Oracle Cerner moved to put at least 4.1 million square feet of its Kansas City-area office and support space on the market in the past 22 months.
That’s more than either the entire Northland or Country Club Plaza office submarkets — and nearly as much space as Downtown’s six largest office towers combined.
The timing carries as much significance as the amount of vacant space hitting the market. It comes as hybrid work environments force companies of all sizes, in and beyond the metro area, to rethink space needs.
The area’s largest office deal this year, Blue Cross and Blue Shield of Kansas City’s lease assumption at 1400KC, clocks in at 260,000 square feet.
Indeed, the 28 largest office lease transactions since 2021, as tracked by Cushman & Wakefield’s local office, total only 1.44 million square feet — a little more than a third of what Oracle Cerner is putting on the market.

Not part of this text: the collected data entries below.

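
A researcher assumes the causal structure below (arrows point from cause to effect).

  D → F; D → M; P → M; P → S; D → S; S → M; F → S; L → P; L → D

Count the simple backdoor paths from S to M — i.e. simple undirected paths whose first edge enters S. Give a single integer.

6

A backdoor path from S to M is any simple undirected path whose first edge points into S (i.e. leaves S via a parent).
Parents of S: {D, F, P}.
Enumerating:
  P1: S <- D <- L -> P -> M
  P2: S <- D -> M
  P3: S <- P <- L -> D -> M
  P4: S <- P -> M
  P5: S <- F <- D <- L -> P -> M
  P6: S <- F <- D -> M
That exhausts the simple backdoor paths. Count: 6.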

The available space could present immense opportunities, in the right hands. But backfilling or redeveloping it also will create clear challenges.
“You need a big enough company to want to have a campus, and then, if you find that group, they’ve got to want to have a campus where those (Cerner) buildings are,” said Ken Block, managing principal of Block Real Estate Services LLC. “Which one do you take? Do you take that one (in North Kansas City), or do you take the campus out there near the speedway?”